Apakah menikah semahal itu?
Pernikahan Sederhana
Saat mendengar percakapan calon pengantin itu, saya jadi teringat pernikahan saya 12 tahun yang lalu. Saat itu, saya dan suami menggelar pernikahan sederhana. Tabungan suami sebesar 10 juta lah yang membiayai pernikahan kami.
Tabungan saya? Mohon maaf, sebagai tulang punggung keluarga yang harus menghidupi ibu dan tiga orang adik-adik, tidak ada uang yang bisa ditabung. Sekalipun saya bekerja selama 7 hari melakoni dua pekerjaan, nyatanya saya tetap tidak punya tabungan.
Baca Juga : `Uang Suami Milik Istri, Uang Istri Milik Istri` Benarkah?
Jadi, suami sudah tahu kondisinya. Dia tidak mempermasalahkan jika saya tidak bisa membantu biaya pernikahan.
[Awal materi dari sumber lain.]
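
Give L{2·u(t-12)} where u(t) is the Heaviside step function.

L{u(t-a)} = e^(-as)/s. Here a=12, so L{u(t-12)} = e^(-12s)/s, and L{2·u(t-12)} = 2·e^(-12s)/s

Final answer: 2·e^(-12s)/s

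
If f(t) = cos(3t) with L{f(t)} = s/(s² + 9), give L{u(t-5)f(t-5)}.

Time shift theorem: L{u(t-a)f(t-a)} = e^(-as)F(s). Here a=5, F(s) = s/(s² + 9), so L{u(t-5)f(t-5)} = e^(-5s)·s/(s² + 9)

Final answer: e^(-5s)·s/(s² + 9)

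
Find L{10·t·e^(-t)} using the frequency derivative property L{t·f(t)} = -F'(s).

L{e^(-t)} = 1/(s+1). By frequency derivative: L{t·e^(-t)} = -d/ds[1/(s+1)] = -(-1)/(s+1)² = 1/(s+1)². Then L{10·t·e^(-t)} = 10·1/(s+1)² = 10/(s+1)²

Final answer: 10/(s+1)²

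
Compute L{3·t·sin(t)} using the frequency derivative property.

L{sin(t)} = 1/(s² + 1). By L{t·f(t)} = -F'(s): -d/ds[1/(s² + 1)] = -(1)·(-2s)/(s² + 1)² = 2s/(s² + 1)². Then L{3·t·sin(t)} = 3·2s/(s² + 1)² = 6s/(s² + 1)²

Final answer: 6s/(s² + 1)²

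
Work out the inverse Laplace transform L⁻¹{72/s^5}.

L⁻¹{n!/s^(n+1)} = t^n with n=4. So L⁻¹{24/s^5} = t^4, and L⁻¹{72/s^5} = (72/24)·t^4 = 3·t^4

Final answer: 3·t^4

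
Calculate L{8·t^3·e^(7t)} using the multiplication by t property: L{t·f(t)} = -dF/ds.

Using L{t^n·e^(at)} = n!/(s-a)^(n+1), L{t^3·e^(7t)} = 6/(s-7)^4, so L{8·t^3·e^(7t)} = 8·6/(s-7)^4 = 48/(s-7)^4

Final answer: 48/(s-7)^4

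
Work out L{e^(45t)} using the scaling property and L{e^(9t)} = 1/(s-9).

Using L{f(at)} = (1/a)F(s/a) with a=5 and f(t) = e^(9t): L{e^(45t)} = (1/5) · 1/((s/5)-9) = (1/5) · 5/(s-45) = 1/(s-45)

Final answer: 1/(s-45)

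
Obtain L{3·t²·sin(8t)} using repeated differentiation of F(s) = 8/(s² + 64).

F(s) = 8/(s² + 64). F'(s) = -16s/(s² + 64)². F''(s) = -16(64 - 3s²)/(s² + 64)³ = (48s² - 1024)/(s² + 64)³. So L{t²·sin(8t)} = (-1)² F''(s) = (48s² - 1024)/(s² + 64)³. Then L{3·t²·sin(8t)} = 3·(48s² - 1024)/(s² + 64)³ = (144s² - 3072)/(s² + 64)³

Final answer: (144s² - 3072)/(s² + 64)³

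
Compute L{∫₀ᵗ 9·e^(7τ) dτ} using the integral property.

L{∫₀ᵗ f(τ)dτ} = F(s)/s with F(s) = 9/(s-7), so L{∫₀ᵗ 9·e^(7τ) dτ} = 9/(s(s-7))

Final answer: 9/(s(s-7))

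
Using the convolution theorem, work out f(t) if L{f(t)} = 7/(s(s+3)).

7/(s(s+3)) = (7/s)·(1/(s+3)) = L{7}·L{e^(-3t)}. By convolution, f(t) = 7*e^(-3t) = ∫₀ᵗ 7·e^(-3τ) dτ = 7·(1 - e^(-3t))/3

Final answer: 7·(1 - e^(-3t))/3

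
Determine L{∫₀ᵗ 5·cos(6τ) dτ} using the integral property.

L{∫₀ᵗ f(τ)dτ} = F(s)/s with F(s) = 5s/(s² + 36), so the result is (5s/(s² + 36))/s = 5/(s² + 36)

Final answer: 5/(s² + 36)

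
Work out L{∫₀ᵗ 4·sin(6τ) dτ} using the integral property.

L{∫₀ᵗ f(τ)dτ} = F(s)/s with F(s) = 24/(s² + 36), so the result is (24/(s² + 36))/s = 24/(s(s² + 36))

Final answer: 24/(s(s² + 36))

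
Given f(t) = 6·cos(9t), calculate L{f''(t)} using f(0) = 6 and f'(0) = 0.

F(s) = 6s/(s² + 81). L{f''(t)} = s²F(s) - sf(0) - f'(0) = 6s³/(s² + 81) - 6s = (6s³ - 6s(s² + 81))/(s² + 81) = -486s/(s² + 81)

Final answer: -486s/(s² + 81)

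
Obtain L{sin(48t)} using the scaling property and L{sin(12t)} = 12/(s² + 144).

Using L{f(at)} = (1/a)F(s/a) with a=4: L{sin(48t)} = (1/4) · 12/((s/4)² + 144) = (1/4) · 12·16/(s² + 2304) = 48/(s² + 2304)

Final answer: 48/(s² + 2304)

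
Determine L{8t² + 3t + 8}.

L{8t² + 3t + 8} = 8·2/s³ + 3/s² + 8/s = 16/s³ + 3/s² + 8/s

Final answer: 16/s³ + 3/s² + 8/s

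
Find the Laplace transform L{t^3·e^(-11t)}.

L{t^n·e^(at)} = n!/(s-a)^(n+1), so L{t^3·e^(-11t)} = 6/(s+11)^4

Final answer: 6/(s+11)^4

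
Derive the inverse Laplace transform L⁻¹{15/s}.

L⁻¹{c/s} = c, so L⁻¹{15/s} = 15

Final answer: 15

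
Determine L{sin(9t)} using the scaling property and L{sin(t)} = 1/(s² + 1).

Using L{f(at)} = (1/a)F(s/a) with a=9: L{sin(9t)} = (1/9) · 1/((s/9)² + 1) = (1/9) · 1·81/(s² + 81) = 9/(s² + 81)

Final answer: 9/(s² + 81)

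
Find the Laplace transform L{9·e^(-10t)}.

L{e^(at)} = 1/(s-a), so L{e^(-10t)} = 1/(s+10). Then L{9·e^(-10t)} = 9/(s+10)

Final answer: 9/(s+10)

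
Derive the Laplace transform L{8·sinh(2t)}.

L{sinh(ωt)} = ω/(s² - ω²), so L{sinh(2t)} = 2/(s² - 4). Then L{8·sinh(2t)} = 8·2/(s² - 4) = 16/(s² - 4)

Final answer: 16/(s² - 4)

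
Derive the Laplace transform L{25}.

L{25} = 25 · L{1} = 25/s

Final answer: 25/s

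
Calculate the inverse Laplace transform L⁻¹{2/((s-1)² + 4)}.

Using frequency shift, L⁻¹{2/((s-1)² + 4)} = e^t·sin(2t)

Final answer: e^t·sin(2t)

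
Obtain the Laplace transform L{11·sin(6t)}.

L{sin(ωt)} = ω/(s² + ω²), so L{sin(6t)} = 6/(s² + 36). Then L{11·sin(6t)} = 11·6/(s² + 36) = 66/(s² + 36)

Final answer: 66/(s² + 36)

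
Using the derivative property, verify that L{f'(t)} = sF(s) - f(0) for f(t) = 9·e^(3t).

f'(t) = 27e^(3t). Direct: L{f'(t)} = 27/(s-3). Property: s·9/(s-3) - 9 = (9s - 9(s-3))/(s-3) = 27/(s-3). ✓

Final answer: 27/(s-3)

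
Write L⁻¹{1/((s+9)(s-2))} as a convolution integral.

1/((s+9)(s-2)) = (1/(s+9))·(1/(s-2)) = L{e^(-9t)}·L{e^(2t)}. So f(t) = e^(-9t)*e^(2t) = ∫₀ᵗ e^(-9τ)·e^(2(t-τ)) dτ

Final answer: ∫₀ᵗ e^(-9τ)·e^(2(t-τ)) dτ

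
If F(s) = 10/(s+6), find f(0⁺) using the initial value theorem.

f(0⁺) = lim_{s→∞} s·10/(s+6) = lim_{s→∞} 10s/(s+6) = 10

Final answer: 10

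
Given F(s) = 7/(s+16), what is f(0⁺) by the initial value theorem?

f(0⁺) = lim_{s→∞} s·7/(s+16) = lim_{s→∞} 7s/(s+16) = 7

Final answer: 7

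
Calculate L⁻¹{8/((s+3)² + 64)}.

Form: b/((s-a)² + b²) → e^(at)sin(bt). With a=-3, b=8

Final answer: e^(-3t)·sin(8t)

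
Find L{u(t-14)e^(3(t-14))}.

u(t-a)f(t-a) with f(t)=e^(3t). L{e^(3t)} = 1/(s-3). By time shift: e^(-14s)/(s-3)

Final answer: e^(-14s)/(s-3)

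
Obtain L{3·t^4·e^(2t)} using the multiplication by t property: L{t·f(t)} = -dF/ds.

Using L{t^n·e^(at)} = n!/(s-a)^(n+1), L{t^4·e^(2t)} = 24/(s-2)^5, so L{3·t^4·e^(2t)} = 3·24/(s-2)^5 = 72/(s-2)^5

Final answer: 72/(s-2)^5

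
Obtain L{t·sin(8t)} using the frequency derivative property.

L{sin(8t)} = 8/(s² + 64). By L{t·f(t)} = -F'(s): -d/ds[8/(s² + 64)] = -(8)·(-2s)/(s² + 64)² = 16s/(s² + 64)²

Final answer: 16s/(s² + 64)²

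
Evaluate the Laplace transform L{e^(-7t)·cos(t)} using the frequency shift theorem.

Frequency shift: L{e^(at)f(t)} = F(s-a). L{e^(-7t)·cos(t)} = (s+7)/((s+7)² + 1)

Final answer: (s+7)/((s+7)² + 1)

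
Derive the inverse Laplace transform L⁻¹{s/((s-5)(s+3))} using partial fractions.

Using partial fractions, f(t) = (5e^(5t) + 3e^(-3t))/8

Final answer: (5e^(5t) + 3e^(-3t))/8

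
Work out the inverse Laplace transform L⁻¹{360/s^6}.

L⁻¹{n!/s^(n+1)} = t^n with n=5. So L⁻¹{120/s^6} = t^5, and L⁻¹{360/s^6} = (360/120)·t^5 = 3·t^5

Final answer: 3·t^5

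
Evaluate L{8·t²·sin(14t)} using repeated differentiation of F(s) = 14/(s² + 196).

F(s) = 14/(s² + 196). F'(s) = -28s/(s² + 196)². F''(s) = -28(196 - 3s²)/(s² + 196)³ = (84s² - 5488)/(s² + 196)³. So L{t²·sin(14t)} = (-1)² F''(s) = (84s² - 5488)/(s² + 196)³. Then L{8·t²·sin(14t)} = 8·(84s² - 5488)/(s² + 196)³ = (672s² - 43904)/(s² + 196)³

Final answer: (672s² - 43904)/(s² + 196)³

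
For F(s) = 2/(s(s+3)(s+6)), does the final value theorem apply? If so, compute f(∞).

Poles of sF(s) = 2/((s+3)(s+6)) are at s = -3 and s = -6, both in the left half-plane. Theorem applies. f(∞) = lim_{s→0} sF(s) = 2/(3·6) = 1/9

Final answer: 1/9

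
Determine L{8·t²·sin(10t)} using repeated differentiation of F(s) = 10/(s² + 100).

F(s) = 10/(s² + 100). F'(s) = -20s/(s² + 100)². F''(s) = -20(100 - 3s²)/(s² + 100)³ = (60s² - 2000)/(s² + 100)³. So L{t²·sin(10t)} = (-1)² F''(s) = (60s² - 2000)/(s² + 100)³. Then L{8·t²·sin(10t)} = 8·(60s² - 2000)/(s² + 100)³ = (480s² - 16000)/(s² + 100)³

Final answer: (480s² - 16000)/(s² + 100)³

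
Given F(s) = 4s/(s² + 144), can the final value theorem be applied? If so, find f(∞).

The final value theorem requires all poles of sF(s) in the left half-plane. sF(s) = 4s²/(s² + 144) has poles at s = ±12i (imaginary axis). Theorem does NOT apply (oscillatory system).

Final answer: Not applicable (oscillatory)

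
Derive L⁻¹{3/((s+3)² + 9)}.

Form: b/((s-a)² + b²) → e^(at)sin(bt). With a=-3, b=3

Final answer: e^(-3t)·sin(3t)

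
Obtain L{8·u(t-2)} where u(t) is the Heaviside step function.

L{u(t-a)} = e^(-as)/s. Here a=2, so L{u(t-2)} = e^(-2s)/s, and L{8·u(t-2)} = 8·e^(-2s)/s

Final answer: 8·e^(-2s)/s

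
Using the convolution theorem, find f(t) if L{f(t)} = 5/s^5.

5/s^5 = (5/s)·(1/s^4) = L{5}·L{t^3/6}. By convolution, f(t) = 5*t^3/6 = ∫₀ᵗ 5·τ^3/6 dτ = 5·t^4/24

Final answer: 5·t^4/24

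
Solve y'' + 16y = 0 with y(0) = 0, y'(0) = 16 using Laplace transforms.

L{y''} + 16L{y} = 0. s²Y - 0 - 16 + 16Y = 0. Y(s² + 16) = 16. Y = (16)/(s² + 16). Inverting: y(t) = 4sin(4t)

Final answer: y(t) = 4sin(4t)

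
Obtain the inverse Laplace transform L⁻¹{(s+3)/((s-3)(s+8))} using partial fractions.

Using partial fractions, f(t) = (6e^(3t) + 5e^(-8t))/11

Final answer: (6e^(3t) + 5e^(-8t))/11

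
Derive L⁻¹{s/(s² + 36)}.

This is the form c·s/(s² + a²) with a = 6. L⁻¹ = cos(6t)

Final answer: cos(6t)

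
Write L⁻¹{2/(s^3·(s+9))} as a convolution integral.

2/(s^3·(s+9)) = (2/s^3)·(1/(s+9)) = L{t^2}·L{e^(-9t)}. So f(t) = t^2*e^(-9t) = ∫₀ᵗ τ^2·e^(-9(t-τ)) dτ

Final answer: ∫₀ᵗ τ^2·e^(-9(t-τ)) dτ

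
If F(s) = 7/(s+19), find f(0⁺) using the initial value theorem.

f(0⁺) = lim_{s→∞} s·7/(s+19) = lim_{s→∞} 7s/(s+19) = 7

Final answer: 7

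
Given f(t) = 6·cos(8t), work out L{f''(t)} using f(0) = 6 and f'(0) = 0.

F(s) = 6s/(s² + 64). L{f''(t)} = s²F(s) - sf(0) - f'(0) = 6s³/(s² + 64) - 6s = (6s³ - 6s(s² + 64))/(s² + 64) = -384s/(s² + 64)

Final answer: -384s/(s² + 64)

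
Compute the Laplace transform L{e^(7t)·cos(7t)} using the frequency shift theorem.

Frequency shift: L{e^(at)f(t)} = F(s-a). L{e^(7t)·cos(7t)} = (s-7)/((s-7)² + 49)

Final answer: (s-7)/((s-7)² + 49)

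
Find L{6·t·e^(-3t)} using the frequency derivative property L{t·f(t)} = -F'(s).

L{e^(-3t)} = 1/(s+3). By frequency derivative: L{t·e^(-3t)} = -d/ds[1/(s+3)] = -(-1)/(s+3)² = 1/(s+3)². Then L{6·t·e^(-3t)} = 6·1/(s+3)² = 6/(s+3)²

Final answer: 6/(s+3)²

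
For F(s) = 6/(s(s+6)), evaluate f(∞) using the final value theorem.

f(∞) = lim_{s→0} s·6/(s(s+6)) = lim_{s→0} 6/(s+6) = 6/6 = 1

Final answer: 1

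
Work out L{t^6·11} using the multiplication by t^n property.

L{11} = 11/s. d^1/ds^1[1/s] = -1/s². d^2/ds^2[1/s] = 2/s^3. d^3/ds^3[1/s] = -6/s^4. d^4/ds^4[1/s] = 24/s^5. d^5/ds^5[1/s] = -120/s^6. d^6/ds^6[1/s] = 720/s^7. So L{t^6} = (-1)^{6}·720/s^7 = 720/s^7. Then L{t^6·11} = 11·720/s^7 = 7920/s^7

Final answer: 7920/s^7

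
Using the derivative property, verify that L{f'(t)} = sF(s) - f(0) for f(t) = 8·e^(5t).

f'(t) = 40e^(5t). Direct: L{f'(t)} = 40/(s-5). Property: s·8/(s-5) - 8 = (8s - 8(s-5))/(s-5) = 40/(s-5). ✓

Final answer: 40/(s-5)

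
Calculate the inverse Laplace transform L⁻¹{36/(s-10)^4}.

L⁻¹{n!/(s-a)^(n+1)} = t^n·e^(at) with n=3, a=10. So L⁻¹{6/(s-10)^4} = t^3·e^(10t), and L⁻¹{36/(s-10)^4} = (36/6)·t^3·e^(10t) = 6·t^3·e^(10t)

Final answer: 6·t^3·e^(10t)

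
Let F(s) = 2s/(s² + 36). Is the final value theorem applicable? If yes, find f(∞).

The final value theorem requires all poles of sF(s) in the left half-plane. sF(s) = 2s²/(s² + 36) has poles at s = ±6i (imaginary axis). Theorem does NOT apply (oscillatory system).

Final answer: Not applicable (oscillatory)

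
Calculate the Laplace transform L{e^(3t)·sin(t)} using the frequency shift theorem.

Frequency shift: L{e^(at)f(t)} = F(s-a). L{e^(3t)·sin(t)} = 1/((s-3)² + 1)

Final answer: 1/((s-3)² + 1)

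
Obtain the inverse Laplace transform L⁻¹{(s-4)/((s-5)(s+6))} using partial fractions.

Using partial fractions, f(t) = (e^(5t) + 10e^(-6t))/11

Final answer: (e^(5t) + 10e^(-6t))/11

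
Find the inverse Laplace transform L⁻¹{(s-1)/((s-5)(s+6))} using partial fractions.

Using partial fractions, f(t) = (4e^(5t) + 7e^(-6t))/11

Final answer: (4e^(5t) + 7e^(-6t))/11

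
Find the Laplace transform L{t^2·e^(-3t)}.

L{t^n·e^(at)} = n!/(s-a)^(n+1), so L{t^2·e^(-3t)} = 2/(s+3)^3

Final answer: 2/(s+3)^3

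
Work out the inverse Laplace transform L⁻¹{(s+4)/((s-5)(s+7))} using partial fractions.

Using partial fractions, f(t) = (9e^(5t) + 3e^(-7t))/12

Final answer: (9e^(5t) + 3e^(-7t))/12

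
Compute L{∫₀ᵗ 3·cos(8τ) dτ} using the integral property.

L{∫₀ᵗ f(τ)dτ} = F(s)/s with F(s) = 3s/(s² + 64), so the result is (3s/(s² + 64))/s = 3/(s² + 64)

Final answer: 3/(s² + 64)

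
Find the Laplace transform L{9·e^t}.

L{e^(at)} = 1/(s-a), so L{e^t} = 1/(s-1). Then L{9·e^t} = 9/(s-1)

Final answer: 9/(s-1)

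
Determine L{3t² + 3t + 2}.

L{3t² + 3t + 2} = 3·2/s³ + 3/s² + 2/s = 6/s³ + 3/s² + 2/s

Final answer: 6/s³ + 3/s² + 2/s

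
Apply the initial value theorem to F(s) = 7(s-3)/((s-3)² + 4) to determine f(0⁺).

f(0⁺) = lim_{s→∞} sF(s) = lim_{s→∞} 7s(s-3)/((s-3)² + 4) = 7

Final answer: 7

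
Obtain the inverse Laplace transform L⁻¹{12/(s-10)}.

L⁻¹{1/(s-a)} = e^(at), so L⁻¹{1/(s-10)} = e^(10t), and L⁻¹{12/(s-10)} = 12·e^(10t)

Final answer: 12·e^(10t)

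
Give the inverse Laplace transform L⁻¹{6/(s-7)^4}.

L⁻¹{n!/(s-a)^(n+1)} = t^n·e^(at) with n=3, a=7. So L⁻¹{6/(s-7)^4} = t^3·e^(7t)

Final answer: t^3·e^(7t)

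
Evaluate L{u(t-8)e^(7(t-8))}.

u(t-a)f(t-a) with f(t)=e^(7t). L{e^(7t)} = 1/(s-7). By time shift: e^(-8s)/(s-7)

Final answer: e^(-8s)/(s-7)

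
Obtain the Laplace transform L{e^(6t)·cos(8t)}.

L{e^(at)·cos(ωt)} = (s-a)/((s-a)² + ω²), so L{e^(6t)·cos(8t)} = (s-6)/((s-6)² + 64)

Final answer: (s-6)/((s-6)² + 64)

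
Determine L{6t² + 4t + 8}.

L{6t² + 4t + 8} = 6·2/s³ + 4/s² + 8/s = 12/s³ + 4/s² + 8/s

Final answer: 12/s³ + 4/s² + 8/s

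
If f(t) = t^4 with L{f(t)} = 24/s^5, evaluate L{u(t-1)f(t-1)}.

Time shift theorem: L{u(t-a)f(t-a)} = e^(-as)F(s). Here a=1, F(s) = 24/s^5, so L{u(t-1)f(t-1)} = e^(-s)·24/s^5

Final answer: e^(-s)·24/s^5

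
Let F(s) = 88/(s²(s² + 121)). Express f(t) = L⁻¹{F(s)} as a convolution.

88/(s²(s² + 121)) = (1/s²)·(88/(s² + 121)) = L{t}·L{8·sin(11t)}. So f(t) = t*(8·sin(11t)) = ∫₀ᵗ 8τ·sin(11(t-τ)) dτ

Final answer: ∫₀ᵗ 8τ·sin(11(t-τ)) dτ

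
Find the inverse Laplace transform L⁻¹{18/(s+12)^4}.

L⁻¹{n!/(s-a)^(n+1)} = t^n·e^(at) with n=3, a=-12. So L⁻¹{6/(s+12)^4} = t^3·e^(-12t), and L⁻¹{18/(s+12)^4} = (18/6)·t^3·e^(-12t) = 3·t^3·e^(-12t)

Final answer: 3·t^3·e^(-12t)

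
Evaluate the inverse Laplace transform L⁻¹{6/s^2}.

L⁻¹{n!/s^(n+1)} = t^n with n=1. So L⁻¹{1/s^2} = t, and L⁻¹{6/s^2} = (6/1)·t = 6·t

Final answer: 6·t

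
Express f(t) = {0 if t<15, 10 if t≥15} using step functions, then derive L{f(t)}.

f(t) = 10·u(t-15). L{u(t-15)} = e^(-15s)/s, so L{f(t)} = 10·e^(-15s)/s

Final answer: 10·e^(-15s)/s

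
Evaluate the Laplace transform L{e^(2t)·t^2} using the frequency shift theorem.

L{e^(at)·t^n} = n!/(s-a)^(n+1), so L{e^(2t)·t^2} = 2/(s-2)^3

Final answer: 2/(s-2)^3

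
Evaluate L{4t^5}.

L{t^n} = n!/s^(n+1). So L{4t^5} = 4·5!/s^6 = 480/s^6

Final answer: 480/s^6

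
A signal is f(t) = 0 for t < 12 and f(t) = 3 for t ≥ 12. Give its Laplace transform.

f(t) = 3·u(t-12). L{u(t-12)} = e^(-12s)/s, so L{f(t)} = 3·e^(-12s)/s

Final answer: 3·e^(-12s)/s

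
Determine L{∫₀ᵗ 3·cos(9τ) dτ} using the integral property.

L{∫₀ᵗ f(τ)dτ} = F(s)/s with F(s) = 3s/(s² + 81), so the result is (3s/(s² + 81))/s = 3/(s² + 81)

Final answer: 3/(s² + 81)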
Kami menikah di masjid dekat rumah suami. Setelah akad nikah, ada acara makan-makan untuk tamu undangan. Undangan hanya keluarga dan teman dekat saja.
Rincian biaya pernikahan itu untuk konsumsi, pengurusan berkas serta penghulu, dan juga MUA. Bahkan, tidak ada pelaminan. Hanya kursi plastik tempat kami duduk untuk menyambut tamu.
Ya, emang sesederhana itu pernikahan kami. Sebatas kemampuan sendiri. Sebab, tidak ada bantuan dari orang tua sepeser pun.
Pernikahan sederhana itu membawa keberkahan. Dalam 12 tahun bersama, kami bisa hidup mandiri. Punya rumah sendiri untuk berteduh dari panas dan hujan. Kami dikaruniai dua puteri. Dan punya mobil sendiri. Alhamdulillah.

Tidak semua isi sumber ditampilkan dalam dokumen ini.